TWO GROUPS AND TWO STRATEGIES TO GAIN THE VOTE

Suffrage ribbon with photo of Susan B. Anthony.

Men and women who had worked for abolition and women's rights before the Civil War formed the Equal Rights Association to renew their work after the conflict ended. Yet, the Equal Rights Association could not agree on a single strategy to achieve women's right to vote. By 1869, the Association had split into separate, antagonistic camps. By 1870, two new organizations emerged from the wreckage of the Equal Rights Association: the National Woman Suffrage Association, led by Elizabeth Cady Stanton and Susan B. Anthony (who had joined the cause in 1850), and the American Woman Suffrage Association headed by Lucy Stone and Julia Ward Howe. Stanton and Anthony's National Association espoused a radical platform of sweeping social change to improve the status of women, and favored a constitutional amendment to achieve the woman's vote. The very name of their periodical, The Revolution, was evidence of their radical approach to women's rights.

 

 
     
Julia Ward Howe helped found the American Woman Suffrage Association. She was a leader in the woman’s club movement and writer of the famous Civil War song, "The Battle Hymn of the Republic."   Lucy Stone, social reformer, lecturer, and advocate for women’s rights, helped to found the American Woman Suffrage Association, founded The Woman’s Journal, and kept her maiden name after marriage.

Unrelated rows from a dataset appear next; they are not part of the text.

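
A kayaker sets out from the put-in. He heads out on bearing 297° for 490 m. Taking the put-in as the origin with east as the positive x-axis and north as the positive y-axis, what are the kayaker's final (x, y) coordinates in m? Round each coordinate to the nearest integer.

(-437, 222)

Leg 1 (297°, 490 m): east 490 sin 297° = -436.59, north 490 cos 297° = 222.46
Summing: -436.59 m east, 222.46 m north → (-437, 222).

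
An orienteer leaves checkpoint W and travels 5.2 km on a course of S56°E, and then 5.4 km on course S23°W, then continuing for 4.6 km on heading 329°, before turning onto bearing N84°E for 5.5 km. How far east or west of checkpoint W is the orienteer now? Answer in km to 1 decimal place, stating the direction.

Leg 1 (S56°E, 5.2 km): east 5.2 sin 124° = 4.31, north 5.2 cos 124° = -2.91
Leg 2 (S23°W, 5.4 km): east 5.4 sin 203° = -2.11, north 5.4 cos 203° = -4.97
Leg 3 (329°, 4.6 km): east 4.6 sin 329° = -2.37, north 4.6 cos 329° = 3.94
Leg 4 (N84°E, 5.5 km): east 5.5 sin 84° = 5.47, north 5.5 cos 84° = 0.57
Net east component: 5.30 km.

5.3 km east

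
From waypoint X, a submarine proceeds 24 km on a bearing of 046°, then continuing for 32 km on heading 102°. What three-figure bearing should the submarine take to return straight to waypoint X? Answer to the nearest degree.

Leg 1 (046°, 24 km): east 24 sin 46° = 17.26, north 24 cos 46° = 16.67
Leg 2 (102°, 32 km): east 32 sin 102° = 31.30, north 32 cos 102° = -6.65
Net displacement: 48.56 east, 10.02 north. Direction back to start is (-48.56, -10.02): bearing = atan2(-48.56, -10.02) mod 360° = 258.34° ≈ 258°.

258°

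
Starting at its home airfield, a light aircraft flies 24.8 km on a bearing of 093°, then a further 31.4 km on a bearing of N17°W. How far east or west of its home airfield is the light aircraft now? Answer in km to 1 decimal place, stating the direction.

15.6 km east

Leg 1 (093°, 24.8 km): east 24.8 sin 93° = 24.77, north 24.8 cos 93° = -1.30
Leg 2 (N17°W, 31.4 km): east 31.4 sin 343° = -9.18, north 31.4 cos 343° = 30.03
Net east component: 15.59 km.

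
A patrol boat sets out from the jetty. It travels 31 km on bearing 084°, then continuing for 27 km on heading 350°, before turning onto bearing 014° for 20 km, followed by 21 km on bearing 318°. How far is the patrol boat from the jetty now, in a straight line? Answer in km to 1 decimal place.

67.0 km

Leg 1 (084°, 31 km): east 31 sin 84° = 30.83, north 31 cos 84° = 3.24
Leg 2 (350°, 27 km): east 27 sin 350° = -4.69, north 27 cos 350° = 26.59
Leg 3 (014°, 20 km): east 20 sin 14° = 4.84, north 20 cos 14° = 19.41
Leg 4 (318°, 21 km): east 21 sin 318° = -14.05, north 21 cos 318° = 15.61
Net: 16.93 east, 64.84 north. Distance = √((16.93)² + (64.84)²) = 67.015 km.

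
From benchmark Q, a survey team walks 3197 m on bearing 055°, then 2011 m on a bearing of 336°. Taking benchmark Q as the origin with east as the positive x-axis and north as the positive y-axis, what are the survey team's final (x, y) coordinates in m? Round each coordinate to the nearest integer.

(1801, 3671)

Leg 1 (055°, 3197 m): east 3197 sin 55° = 2618.83, north 3197 cos 55° = 1833.72
Leg 2 (336°, 2011 m): east 2011 sin 336° = -817.95, north 2011 cos 336° = 1837.14
Summing: 1800.88 m east, 3670.86 m north → (1801, 3671).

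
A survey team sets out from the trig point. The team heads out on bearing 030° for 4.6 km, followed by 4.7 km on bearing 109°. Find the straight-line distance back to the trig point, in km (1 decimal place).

7.2 km

Leg 1 (030°, 4.6 km): east 4.6 sin 30° = 2.30, north 4.6 cos 30° = 3.98
Leg 2 (109°, 4.7 km): east 4.7 sin 109° = 4.44, north 4.7 cos 109° = -1.53
Net: 6.74 east, 2.45 north. Distance = √((6.74)² + (2.45)²) = 7.176 km.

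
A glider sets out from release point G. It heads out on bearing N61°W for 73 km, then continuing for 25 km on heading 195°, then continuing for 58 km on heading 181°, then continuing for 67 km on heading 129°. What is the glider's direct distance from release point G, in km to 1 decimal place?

Leg 1 (N61°W, 73 km): east 73 sin 299° = -63.85, north 73 cos 299° = 35.39
Leg 2 (195°, 25 km): east 25 sin 195° = -6.47, north 25 cos 195° = -24.15
Leg 3 (181°, 58 km): east 58 sin 181° = -1.01, north 58 cos 181° = -57.99
Leg 4 (129°, 67 km): east 67 sin 129° = 52.07, north 67 cos 129° = -42.16
Net: -19.26 east, -88.91 north. Distance = √((-19.26)² + (-88.91)²) = 90.975 km.

91.0 km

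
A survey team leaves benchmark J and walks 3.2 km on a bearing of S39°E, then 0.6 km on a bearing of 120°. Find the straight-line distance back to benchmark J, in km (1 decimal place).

3.8 km

Leg 1 (S39°E, 3.2 km): east 3.2 sin 141° = 2.01, north 3.2 cos 141° = -2.49
Leg 2 (120°, 0.6 km): east 0.6 sin 120° = 0.52, north 0.6 cos 120° = -0.30
Net: 2.53 east, -2.79 north. Distance = √((2.53)² + (-2.79)²) = 3.766 km.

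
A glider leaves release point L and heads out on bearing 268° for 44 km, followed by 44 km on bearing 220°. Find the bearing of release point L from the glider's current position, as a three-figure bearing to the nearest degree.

064°

Leg 1 (268°, 44 km): east 44 sin 268° = -43.97, north 44 cos 268° = -1.54
Leg 2 (220°, 44 km): east 44 sin 220° = -28.28, north 44 cos 220° = -33.71
Net displacement: -72.26 east, -35.24 north. Direction back to start is (72.26, 35.24): bearing = atan2(72.26, 35.24) mod 360° = 64.00° ≈ 064°.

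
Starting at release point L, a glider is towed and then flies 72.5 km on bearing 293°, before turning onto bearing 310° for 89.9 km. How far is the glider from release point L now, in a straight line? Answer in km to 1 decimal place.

160.6 km

Leg 1 (293°, 72.5 km): east 72.5 sin 293° = -66.74, north 72.5 cos 293° = 28.33
Leg 2 (310°, 89.9 km): east 89.9 sin 310° = -68.87, north 89.9 cos 310° = 57.79
Net: -135.60 east, 86.11 north. Distance = √((-135.60)² + (86.11)²) = 160.637 km.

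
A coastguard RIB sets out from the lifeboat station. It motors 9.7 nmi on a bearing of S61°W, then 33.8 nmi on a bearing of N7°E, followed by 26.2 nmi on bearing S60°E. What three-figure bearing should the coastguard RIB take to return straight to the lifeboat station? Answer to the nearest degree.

229°

Leg 1 (S61°W, 9.7 nmi): east 9.7 sin 241° = -8.48, north 9.7 cos 241° = -4.70
Leg 2 (N7°E, 33.8 nmi): east 33.8 sin 7° = 4.12, north 33.8 cos 7° = 33.55
Leg 3 (S60°E, 26.2 nmi): east 26.2 sin 120° = 22.69, north 26.2 cos 120° = -13.10
Net displacement: 18.33 east, 15.75 north. Direction back to start is (-18.33, -15.75): bearing = atan2(-18.33, -15.75) mod 360° = 229.33° ≈ 229°.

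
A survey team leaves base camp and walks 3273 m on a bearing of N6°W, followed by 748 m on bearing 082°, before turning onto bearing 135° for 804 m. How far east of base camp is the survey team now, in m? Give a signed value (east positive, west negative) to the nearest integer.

967 m

Leg 1 (N6°W, 3273 m): east 3273 sin 354° = -342.12, north 3273 cos 354° = 3255.07
Leg 2 (082°, 748 m): east 748 sin 82° = 740.72, north 748 cos 82° = 104.10
Leg 3 (135°, 804 m): east 804 sin 135° = 568.51, north 804 cos 135° = -568.51
Net east component: 967.11 m.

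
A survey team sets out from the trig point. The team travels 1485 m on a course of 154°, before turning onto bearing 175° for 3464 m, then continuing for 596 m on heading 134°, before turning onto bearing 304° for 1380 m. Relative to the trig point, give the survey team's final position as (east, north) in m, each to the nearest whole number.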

Lucy Stone, a pioneer in women's rights, and Julia Ward Howe, a leader in the women's club movement and author of the "Battle Hymn of the Republic," founded the more moderate American Woman Suffrage Association. This group favored passage of woman suffrage voting laws at the state level. Their periodical, The Woman's Journal, had a more polite, literary tone and generally considered topics within "woman's sphere."

Classically clad female figure approaching the United States Capitol, with sunburst in background.

Both groups engaged in organizing and educational campaigns throughout the country. Women gave speeches on the lecture circuit, distributed thousands of educational leaflets and pamphlets about votes for women, and rallied support through presentations to women's clubs and temperance (anti-alcohol) groups. Both associations waged relentless and grueling campaigns to support suffrage referenda in the states. The National Association also lobbied Congress. Year after year, Anthony led groups of women lobbyists to urge passage of a constitutional amendment for woman suffrage. Despite all these efforts, Congressional hearings were rarely held, and the question of suffrage was never sent to the floor of Congress for a vote.